Now, it must be said that this paper, unsurprisingly, has had to rely on the profiling of the solid tumor to derive meaningful information from circulating tumor DNA analysis. The next step is going to be really moving beyond that and saying, well, can we just analyze the circulating tumor DNA without having to sequence the primary tumors. And I think that the field is now primed for that big step, which I suspect will be possible in due course.

Bob Barrett:
Well, finally Professor Swanton, what's next? When are we likely to see this technology in routine clinical practice?

Charles Swanton:
I think we are some way from that in all honesty, partly because it's so expensive at the moment. I think the cost would have to come down, both in terms of sequencing cost, but also labor cost. I mean, you cannot underestimate the amount of work that would be required for a paper such as this and others in the field.

There is a lot of technology development in terms of developing assay suitable for clinical implementation, any biomarker type approach. There are very sort of intense qualification steps that are required to make sure these assays are reproducible within individual patients and sampling processing is absolutely stringently validated before this would be fit for clinical implementation.
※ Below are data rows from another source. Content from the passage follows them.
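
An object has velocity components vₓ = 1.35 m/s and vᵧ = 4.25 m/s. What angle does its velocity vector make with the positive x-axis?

θ = arctan(vᵧ/vₓ) = arctan(4.25/1.35) = 72.38°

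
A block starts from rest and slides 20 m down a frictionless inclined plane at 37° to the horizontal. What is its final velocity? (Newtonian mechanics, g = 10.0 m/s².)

a = g sin(θ) = 10.0 × sin(37°) = 6.0182 m/s²
v = √(2ad) = √(2 × 6.0182 × 20) = 15.52 m/s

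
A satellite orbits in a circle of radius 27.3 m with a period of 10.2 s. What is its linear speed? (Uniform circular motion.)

v = 2πr/T = 2π×27.3/10.2 = 16.82 m/s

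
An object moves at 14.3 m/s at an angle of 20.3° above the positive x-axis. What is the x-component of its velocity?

vₓ = v cos(θ) = 14.3 × cos(20.3°) = 13.41 m/s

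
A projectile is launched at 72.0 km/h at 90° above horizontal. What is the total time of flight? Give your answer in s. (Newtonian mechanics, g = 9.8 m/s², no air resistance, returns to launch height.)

v₀ = 72.0 km/h × 0.2777777777777778 = 20.0 m/s
T = 2 × v₀ × sin(θ) / g = 2 × 20.0 × sin(90°) / 9.8 = 2 × 20.0 × 1.0 / 9.8 = 4.082 s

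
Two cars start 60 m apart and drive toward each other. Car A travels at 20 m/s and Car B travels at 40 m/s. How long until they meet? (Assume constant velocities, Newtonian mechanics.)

Combined speed: v_combined = 20 + 40 = 60 m/s
Time to meet: t = d/v_combined = 60/60 = 1.0 s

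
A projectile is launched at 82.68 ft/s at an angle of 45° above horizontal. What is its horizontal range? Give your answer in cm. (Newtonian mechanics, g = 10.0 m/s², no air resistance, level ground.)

v₀ = 82.68 ft/s × 0.3048 = 25.2009 m/s
R = v₀² × sin(2θ) / g = 25.2009² × sin(2 × 45°) / 10.0 = 635.085 × 1.0 / 10.0 = 63.5085 m
R = 63.5085 m / 0.01 = 6351 cm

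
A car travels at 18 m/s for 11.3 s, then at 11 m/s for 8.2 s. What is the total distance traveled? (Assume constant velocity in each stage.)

d₁ = v₁t₁ = 18 × 11.3 = 203.4 m
d₂ = v₂t₂ = 11 × 8.2 = 90.2 m
d_total = 203.4 + 90.2 = 293.6 m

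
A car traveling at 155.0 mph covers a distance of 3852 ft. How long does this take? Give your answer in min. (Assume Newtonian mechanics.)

d = 3852 ft × 0.3048 = 1174.09 m
v = 155.0 mph × 0.44704 = 69.2912 m/s
t = d / v = 1174.09 / 69.2912 = 16.9443 s
t = 16.9443 s / 60.0 = 0.2824 min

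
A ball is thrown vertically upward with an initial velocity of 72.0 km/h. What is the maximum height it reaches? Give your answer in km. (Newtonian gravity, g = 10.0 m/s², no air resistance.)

v₀ = 72.0 km/h × 0.2777777777777778 = 20.0 m/s
h_max = v₀² / (2g) = 20.0² / (2 × 10.0) = 400.0 / 20.0 = 20.0 m
h_max = 20.0 m / 1000.0 = 0.02 km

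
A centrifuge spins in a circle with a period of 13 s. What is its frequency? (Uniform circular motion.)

f = 1/T = 1/13 = 0.0769 Hz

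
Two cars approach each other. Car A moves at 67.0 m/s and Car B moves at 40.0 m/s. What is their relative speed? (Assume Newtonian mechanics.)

v_rel = v_A + v_B = 67.0 + 40.0 = 107.0 m/s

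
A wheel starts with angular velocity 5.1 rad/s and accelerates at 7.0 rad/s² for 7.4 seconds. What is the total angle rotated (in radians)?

θ = ω₀t + ½αt² = 5.1×7.4 + ½×7.0×7.4² = 229.4 rad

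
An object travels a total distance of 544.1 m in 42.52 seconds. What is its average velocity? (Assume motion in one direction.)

v_avg = Δd / Δt = 544.1 / 42.52 = 12.8 m/s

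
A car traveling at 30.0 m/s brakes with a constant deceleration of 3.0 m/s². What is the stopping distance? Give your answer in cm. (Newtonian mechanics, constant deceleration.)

d = v₀² / (2a) = 30.0² / (2 × 3.0) = 900.0 / 6.0 = 150.0 m
d = 150.0 m / 0.01 = 15000 cm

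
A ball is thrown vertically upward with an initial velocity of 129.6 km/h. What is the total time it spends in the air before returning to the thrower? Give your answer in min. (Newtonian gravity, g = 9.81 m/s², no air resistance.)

v₀ = 129.6 km/h × 0.2777777777777778 = 36.0 m/s
t_total = 2 × v₀ / g = 2 × 36.0 / 9.81 = 7.33945 s
t_total = 7.33945 s / 60.0 = 0.1223 min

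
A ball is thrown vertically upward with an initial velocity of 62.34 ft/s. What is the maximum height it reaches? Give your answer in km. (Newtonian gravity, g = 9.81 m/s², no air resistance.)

v₀ = 62.34 ft/s × 0.3048 = 19.0012 m/s
h_max = v₀² / (2g) = 19.0012² / (2 × 9.81) = 361.046 / 19.62 = 18.4019 m
h_max = 18.4019 m / 1000.0 = 0.0184 km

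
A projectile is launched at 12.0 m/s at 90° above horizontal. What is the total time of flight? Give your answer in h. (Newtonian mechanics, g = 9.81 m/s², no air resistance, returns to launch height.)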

But I think certainly in the research setting we will see in the course of the next 18-24 months a series of papers like this, but now really begin to explore the dynamics of tumor evolution over time, really the next major frontier, in my view, in cancer medicine, and this paper very much sets the field for that type of analysis.

In terms of clinical implementation, I think in the next 10-15 years, if not before, we will be seeing this type of technology, I would hope, being routinely implemented in the clinical setting when considering switching patients on therapy and perhaps relying more on the changing nature of the tumor over time at a genetic level rather than perhaps relying, as we do at the moment in the oncology setting, on a crude measurement of a changing size of the tumor based on CT imaging.

That perhaps I could see a future where we are using both CT-guided imaging, as well as the clonal dynamics of the tumor derived from genetic technology, such as this, guiding therapy and guiding clinical trial stratification. So very exciting times all in all.

Bob Barrett:
Professor Charles Swanton is the Director of the Translational Cancer Therapeutics Laboratory of the London Research Institute. He has been our guest in this podcast from Clinical Chemistry. I am Bob Barrett. Thanks for listening!